La suggestion a d’abord été soufflée
pianissimo au Premier ministre, puis
rinforzando : elle est revenue si
souvent à ses oreilles, et de plus en plus fort, qu’il s’est décidé
enfin. Pas le cœur léger, bien sûr, parce qu’il a « ce type en
horreur ». Mais s’il faut en passer par là pour l’emporter le
8 mai, Chirac n’est pas du genre à faire sa mijaurée.
Pendant quelques semaines, le Premier
ministre a cru qu’il pouvait battre Mitterrand. À une
condition : qu’au second tour, il parvienne à rassembler toute
la droite, Front national compris. C’était aussi la thèse de Pasqua
qui, à sa manière, tente, ces temps-ci, de jeter des ponts avec
l’extrême droite.
Quand Chirac l’accuse d’en faire trop
pour séduire l’extrême droite, il répond toujours, en haussant les
épaules : « Arrête.
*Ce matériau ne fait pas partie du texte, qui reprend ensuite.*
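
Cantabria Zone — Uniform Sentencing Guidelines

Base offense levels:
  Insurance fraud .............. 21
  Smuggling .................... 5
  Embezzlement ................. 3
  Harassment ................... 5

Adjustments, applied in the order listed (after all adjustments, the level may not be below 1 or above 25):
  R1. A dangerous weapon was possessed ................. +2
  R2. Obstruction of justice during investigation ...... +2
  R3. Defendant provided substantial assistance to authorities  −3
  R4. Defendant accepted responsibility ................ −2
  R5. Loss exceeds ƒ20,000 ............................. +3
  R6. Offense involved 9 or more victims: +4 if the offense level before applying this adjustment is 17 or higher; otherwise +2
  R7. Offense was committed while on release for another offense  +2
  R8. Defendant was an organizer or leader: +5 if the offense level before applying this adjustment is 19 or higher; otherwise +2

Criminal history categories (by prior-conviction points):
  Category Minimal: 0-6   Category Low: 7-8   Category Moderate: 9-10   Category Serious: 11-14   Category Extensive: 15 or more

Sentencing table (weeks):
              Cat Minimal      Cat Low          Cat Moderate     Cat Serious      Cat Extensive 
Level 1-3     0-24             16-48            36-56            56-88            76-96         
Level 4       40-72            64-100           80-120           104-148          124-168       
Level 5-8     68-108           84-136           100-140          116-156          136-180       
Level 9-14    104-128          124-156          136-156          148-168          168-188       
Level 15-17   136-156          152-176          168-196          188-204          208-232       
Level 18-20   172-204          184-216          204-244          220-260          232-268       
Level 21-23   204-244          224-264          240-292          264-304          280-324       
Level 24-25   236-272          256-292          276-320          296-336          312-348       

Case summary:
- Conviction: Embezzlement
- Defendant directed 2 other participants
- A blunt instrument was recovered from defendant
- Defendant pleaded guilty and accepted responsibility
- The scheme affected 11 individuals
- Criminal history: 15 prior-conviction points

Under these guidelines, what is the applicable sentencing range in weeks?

Base offense level for embezzlement: 3.
R1 applies: 3 + 2 = 5.
R2 does not apply.
R3 does not apply.
R4 applies: 5 − 2 = 3.
R5 does not apply.
R6 applies (level before this adjustment is 3 < 17, so +2): 3 + 2 = 5.
R8 applies (level before this adjustment is 5 < 19, so +2): 5 + 2 = 7.
Final offense level: 7.
Criminal history: 15 prior points → Category Extensive (15+).
Level 7 falls in the 5-8 band.
Grid: Level 5-8 × Category Extensive = 136-180 weeks.

136-180 weeks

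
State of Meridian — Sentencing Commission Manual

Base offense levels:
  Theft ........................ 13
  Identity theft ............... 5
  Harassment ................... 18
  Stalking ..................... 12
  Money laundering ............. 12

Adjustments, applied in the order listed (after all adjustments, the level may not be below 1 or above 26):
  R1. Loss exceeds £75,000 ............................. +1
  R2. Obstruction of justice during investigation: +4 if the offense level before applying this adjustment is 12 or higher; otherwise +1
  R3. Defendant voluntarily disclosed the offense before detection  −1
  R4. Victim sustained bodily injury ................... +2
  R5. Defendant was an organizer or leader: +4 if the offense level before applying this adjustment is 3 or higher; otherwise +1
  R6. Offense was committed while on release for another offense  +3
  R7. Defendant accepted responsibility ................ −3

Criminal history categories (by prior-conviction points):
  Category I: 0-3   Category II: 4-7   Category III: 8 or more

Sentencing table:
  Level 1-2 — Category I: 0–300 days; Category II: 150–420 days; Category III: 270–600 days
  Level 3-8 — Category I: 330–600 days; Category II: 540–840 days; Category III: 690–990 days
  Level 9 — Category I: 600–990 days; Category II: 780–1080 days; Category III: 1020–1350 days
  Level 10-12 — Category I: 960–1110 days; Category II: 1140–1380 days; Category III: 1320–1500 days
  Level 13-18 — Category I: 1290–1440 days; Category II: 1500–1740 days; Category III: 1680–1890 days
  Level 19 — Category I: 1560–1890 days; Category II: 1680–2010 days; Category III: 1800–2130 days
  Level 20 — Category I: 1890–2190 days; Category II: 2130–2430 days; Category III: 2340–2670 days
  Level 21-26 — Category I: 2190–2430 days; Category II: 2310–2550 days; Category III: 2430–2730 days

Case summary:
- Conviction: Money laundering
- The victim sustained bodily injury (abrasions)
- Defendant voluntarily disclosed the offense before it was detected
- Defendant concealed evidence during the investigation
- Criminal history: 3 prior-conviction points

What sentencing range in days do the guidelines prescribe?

Base offense level for money laundering: 12.
R1 does not apply.
R2 applies (level before this adjustment is 12 ≥ 12, so +4): 12 + 4 = 16.
R3 applies: 16 − 1 = 15.
R4 applies: 15 + 2 = 17.
R5 does not apply.
R6 does not apply.
R7 does not apply.
Final offense level: 17.
Criminal history: 3 prior points → Category I (0-3).
Level 17 falls in the 13-18 band.
Grid: Level 13-18 × Category I = 1290-1440 days.

1290-1440 days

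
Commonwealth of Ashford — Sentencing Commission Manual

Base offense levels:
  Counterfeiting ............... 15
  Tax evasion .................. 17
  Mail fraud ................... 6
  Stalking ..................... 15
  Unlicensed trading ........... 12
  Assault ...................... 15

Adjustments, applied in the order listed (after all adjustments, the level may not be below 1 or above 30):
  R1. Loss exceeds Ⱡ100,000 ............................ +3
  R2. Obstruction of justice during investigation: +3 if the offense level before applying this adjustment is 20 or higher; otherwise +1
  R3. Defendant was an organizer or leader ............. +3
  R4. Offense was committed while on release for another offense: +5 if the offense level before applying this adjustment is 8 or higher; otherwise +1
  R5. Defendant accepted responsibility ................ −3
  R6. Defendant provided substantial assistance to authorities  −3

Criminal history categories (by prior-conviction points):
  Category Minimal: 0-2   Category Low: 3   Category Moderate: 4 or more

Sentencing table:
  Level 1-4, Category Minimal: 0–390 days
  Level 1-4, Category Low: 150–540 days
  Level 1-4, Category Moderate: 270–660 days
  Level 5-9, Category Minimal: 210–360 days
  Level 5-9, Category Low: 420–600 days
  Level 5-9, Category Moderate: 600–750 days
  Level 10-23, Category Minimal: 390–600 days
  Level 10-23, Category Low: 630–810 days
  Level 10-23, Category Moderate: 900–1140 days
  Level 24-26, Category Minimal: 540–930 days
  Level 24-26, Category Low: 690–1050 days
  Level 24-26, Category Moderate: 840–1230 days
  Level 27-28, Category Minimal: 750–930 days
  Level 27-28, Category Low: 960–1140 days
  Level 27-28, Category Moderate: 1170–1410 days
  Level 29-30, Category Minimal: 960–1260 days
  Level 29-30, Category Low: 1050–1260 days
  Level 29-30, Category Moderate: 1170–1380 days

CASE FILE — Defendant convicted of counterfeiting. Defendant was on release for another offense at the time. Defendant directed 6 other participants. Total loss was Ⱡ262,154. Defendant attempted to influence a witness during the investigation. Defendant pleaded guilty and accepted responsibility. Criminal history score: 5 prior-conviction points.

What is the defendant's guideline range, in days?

Base offense level for counterfeiting: 15.
R1 applies: 15 + 3 = 18.
R2 applies (level before this adjustment is 18 < 20, so +1): 18 + 1 = 19.
R3 applies: 19 + 3 = 22.
R4 applies (level before this adjustment is 22 ≥ 8, so +5): 22 + 5 = 27.
R5 applies: 27 − 3 = 24.
R6 does not apply.
Final offense level: 24.
Criminal history: 5 prior points → Category Moderate (4+).
Level 24 falls in the 24-26 band.
Grid: Level 24-26 × Category Moderate = 840-1230 days.

840-1230 days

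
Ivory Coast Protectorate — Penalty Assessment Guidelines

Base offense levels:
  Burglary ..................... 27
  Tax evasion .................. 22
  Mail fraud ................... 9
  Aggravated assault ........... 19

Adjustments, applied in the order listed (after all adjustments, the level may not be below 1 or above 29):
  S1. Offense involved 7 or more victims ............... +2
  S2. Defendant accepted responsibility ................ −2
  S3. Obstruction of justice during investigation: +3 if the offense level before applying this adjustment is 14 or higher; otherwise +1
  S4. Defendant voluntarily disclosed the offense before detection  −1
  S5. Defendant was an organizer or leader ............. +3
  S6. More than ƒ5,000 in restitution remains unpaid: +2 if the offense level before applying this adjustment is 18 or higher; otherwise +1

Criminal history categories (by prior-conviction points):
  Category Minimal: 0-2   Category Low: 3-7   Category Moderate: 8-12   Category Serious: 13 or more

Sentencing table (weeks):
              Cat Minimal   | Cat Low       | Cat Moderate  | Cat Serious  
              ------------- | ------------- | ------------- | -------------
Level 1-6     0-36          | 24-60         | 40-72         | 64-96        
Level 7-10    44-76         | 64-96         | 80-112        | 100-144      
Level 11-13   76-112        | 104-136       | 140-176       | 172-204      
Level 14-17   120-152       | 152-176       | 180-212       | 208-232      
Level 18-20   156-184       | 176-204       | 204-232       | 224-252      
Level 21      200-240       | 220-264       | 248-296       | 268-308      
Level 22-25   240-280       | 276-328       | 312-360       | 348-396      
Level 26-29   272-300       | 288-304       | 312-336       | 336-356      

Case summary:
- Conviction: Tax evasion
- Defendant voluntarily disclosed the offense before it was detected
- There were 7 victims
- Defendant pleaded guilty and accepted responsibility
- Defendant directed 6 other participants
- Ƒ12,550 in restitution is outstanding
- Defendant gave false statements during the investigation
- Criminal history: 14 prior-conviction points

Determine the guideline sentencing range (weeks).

336-356 weeks

Base offense level for tax evasion: 22.
S1 applies: 22 + 2 = 24.
S2 applies: 24 − 2 = 22.
S3 applies (level before this adjustment is 22 ≥ 14, so +3): 22 + 3 = 25.
S4 applies: 25 − 1 = 24.
S5 applies: 24 + 3 = 27.
S6 applies (level before this adjustment is 27 ≥ 18, so +2): 27 + 2 = 29.
Final offense level: 29.
Criminal history: 14 prior points → Category Serious (13+).
Level 29 falls in the 26-29 band.
Grid: Level 26-29 × Category Serious = 336-356 weeks.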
Moi, j’ai résisté contre les nazis
avec les communistes. » Pasqua est convaincu que la victoire
de son champion passe par une droitisation de sa campagne et que le
Premier ministre, en écoutant trop Balladur, a fini par se couper
du peuple. Il croit aussi qu’il est possible de faire un accord
avec Le Pen.
Écoutons-le : « À l’époque, je
savais que Le Pen était un potache attardé mais j’avais encore
des illusions sur lui. Je ne le voyais pas s’entêter pour toujours
dans une opposition systématique. Je pensais qu’il jouerait, un
jour, le jeu. Je ne comprenais pas qu’il voulait juste des députés
et le fric qui va avec[1]. »
Marcel Dassault, l’ami de François
Mitterrand avec qui il a usé ses fonds de culotte sur les bancs du
collège Saint-Paul d’Angoulême, et l’ange gardien de Jacques Chirac
dont il ne doute pas du « destin national ». Esprit
éclectique, il aime jouer les utilités et les entremetteurs. Il
organise donc la première rencontre entre le Premier ministre et
Jean-Marie Le Pen, une autre de ses vieilles relations.
Rendez-vous est pris chez lui, près des
Champs-Élysées, un mois avant le premier tour[2]. Chirac et Le Pen ont un échange de vues
courtois. Pas un mot plus haut que l’autre. Les deux hommes
rivalisent même de politesses. S’il ne sort rien de cet entretien,
on pourrait croire que tout est en place pour un accord avant le
second tour.
Est-ce si absurde ? Après tout,
Chirac avait défendu le principe d’une alliance avec le FN. C’était
cinq ans auparavant, le 12 septembre 1983 exactement, au
lendemain des élections municipales partielles de Dreux où la
liste RPR l’avait emporté après avoir passé un accord avec le FN.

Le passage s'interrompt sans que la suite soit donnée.